Idea Talk! Market Segmentation with AI

Why businesses even the small businesses should care about audience Segmentation

Audience segmentation is a well-known principle of marketing for those in the field. For those who are not in the field, in short, it is dividing up your current audience/customer base into different groups.

For example, if you run a small retail store, your customer segmentation could be:

Segmentation
Customer Segmentation example

Customer segmentation is used in many marketing goals; like awareness, conversion, etc. For this post’s purpose, we’re going to focus on segmentation used to bring customers back into the stores, i.e., customer lifetime value and loyalty. After all, Wali is all about helping you extend your customer loyalty.

What it comes down is to know your audience. Back in traditional marketing days that graphics above is what marketers would think about when segmenting their audiences. You’d have an entire population of your customer base, and then you’d segment them into different groups based on overall personality, trait, buying purchase, etc.

This was the traditional mode of thinking. It demands a lot of assumptions about the type of customers that your business would market to. For example, you might guess incorrectly that one customer group in your segmentation prefers value over pricing, but it could be proven incorrect because you never know how they really feel. Of course, you could do research and hedge those assumptions but when you’re a small/medium sized business, where’s the money to do that?

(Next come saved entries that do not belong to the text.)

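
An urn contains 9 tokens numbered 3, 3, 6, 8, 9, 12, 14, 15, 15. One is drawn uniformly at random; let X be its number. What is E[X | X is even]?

10

P(X is even) = 4/9.
Σ over the event: 6·1/9 + 8·1/9 + 12·1/9 + 14·1/9 = 40/9.
E[X | X is even] = (40/9) / (4/9) = 10.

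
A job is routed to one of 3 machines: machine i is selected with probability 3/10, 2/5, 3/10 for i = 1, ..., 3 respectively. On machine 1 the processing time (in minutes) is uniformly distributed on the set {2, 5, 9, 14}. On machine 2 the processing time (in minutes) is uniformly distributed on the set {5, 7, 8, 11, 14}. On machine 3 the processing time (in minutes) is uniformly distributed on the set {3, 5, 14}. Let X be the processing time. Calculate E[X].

161/20

E[X | machine 1] = (2+5+9+14)/4 = 15/2.
E[X | machine 2] = (5+7+8+11+14)/5 = 9.
E[X | machine 3] = (3+5+14)/3 = 22/3.
By the law of total expectation,
E[X] = (3/10)·(15/2) + (2/5)·(9) + (3/10)·(22/3) = 161/20.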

A different, more technological direction

Research takes time and money…but in the new age of technology, there is no reason why we shouldn’t leverage technology to self-learn our audiences. In traditional mode, we make the assumption, and our markets fall into little boxes that we have segmented, mainly we are assuming that they will behave one way based on past data.

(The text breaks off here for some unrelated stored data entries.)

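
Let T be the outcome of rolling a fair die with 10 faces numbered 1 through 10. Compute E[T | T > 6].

Given T > 6, T is equally likely to be any of {7, 8, 9, 10}.
E[T | T > 6] = (7 + 8 + 9 + 10) / 4 = 17/2.

17/2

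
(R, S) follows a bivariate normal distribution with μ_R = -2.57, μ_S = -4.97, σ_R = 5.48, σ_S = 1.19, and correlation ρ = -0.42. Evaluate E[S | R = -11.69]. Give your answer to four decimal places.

E[S | R=x] = μ_S + ρ(σ_S/σ_R)(x − μ_R) for jointly normal variables.
E[S | R=-11.69] = -4.97 + (-0.42)·(1.19/5.48)·(-11.69 − (-2.57)) = -4.97 + (-0.091204)·(-9.12) = -4.1382.

-4.1382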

But, with current social trends, where everyone has a “unique story” (again thanks to Social Media) behaviors are becoming more erratic and harder to predict, Why? Because of Everyone…Everyone thinks that they are “special” that they follow their own social code, that their story is unique and their behaviors are now not just influenced by those around them, but potentially people half way across the world.

This is a problem for marketers because we still operate as if people are in boxes. Oh, you’re a hipster you must behave this way…Oh, you’re a jock you must behave another way. In our opinion, this kind of assumption in marketing is outdated and should change.

Marketing needs to focus on the individuals, not the group

With technology at its height, we can apply automation to change the paradigm of how marketing is done. With current social trends, businesses like yours should focus our messaging on the individual, make them feel like they are unique and unprecedented by any of your competitors. What would set you apart from your competitor? Your ability to know your customer intimately…without getting too weird. 😉

“This is a problem for marketers because we still operate as if people are in boxes. Oh, you’re a hipster you must behave this way…Oh, you’re a jock you must behave another way. In our opinion, this kind of assumption in marketing is outdated and should change.”

Machine learning can now track behaviors and shoot out outputs that allow us to create a profile for not a group…but for an individual. Individualization is the name of the game, and the one that does it well will own their market. Why? The social trend, wouldn’t you like to feel special everytime you go shop?

We drew out an example of what we were thinking of down below:

Brian Output
Potential AI Analysis Example

With technology, your segmentation can be derived not from a subset of a group but to an individual. Theoretically, you’d be able to make recommendations based on Brian the individual rather than what sub-set of what Brian belonged to. This means that he will feel like he is getting some focused attention from your business because you are consistently offering, and feeding him suggestion based on what he likes and what he wants. Also theoretically he will return to your business more because you are consistently providing what he might like specifically rather than a broad stroke messaging.

Some example of what it could look like messaging-wise:

Traditional:

“Come get 20% off on our newest pair of men’s Jeans from designer Kevin Fancypants”*

*(The above statement is made with a subset group in mind; male, is influenced by brand name, values new and improve products)

Automation:

“Brian, we think you might like this new pair of Jeans from designer Kevin Fancypants, he seems like a designer you might like. Come in, and we’ll give you 20% on your purchase!”**

**(The above statement is made with Brian in mind; male, have an affinity to branding, prefers newer product…all of which derived from past data)  

What’s the difference?

The difference is one focused on multiple Brians while the automation system focused on just Brian. On some level, there is a brand likeness increase if you give more attention to the individual customer rather than just messaging in a broad stroke. And that was the whole point of segmentation.

We segment individuals in our customer pool so that we know who we are talking to. So when we go do promotion to bring back customers, we can cater to specific audiences. But with technology, we can provide to the individuals rather than the subset groups. That’s the kind of innovation that marketers have been missing thus far, but give it a couple of years (or maybe a little bit more) we’re all heading there.

Thanks for reading another Idea Post!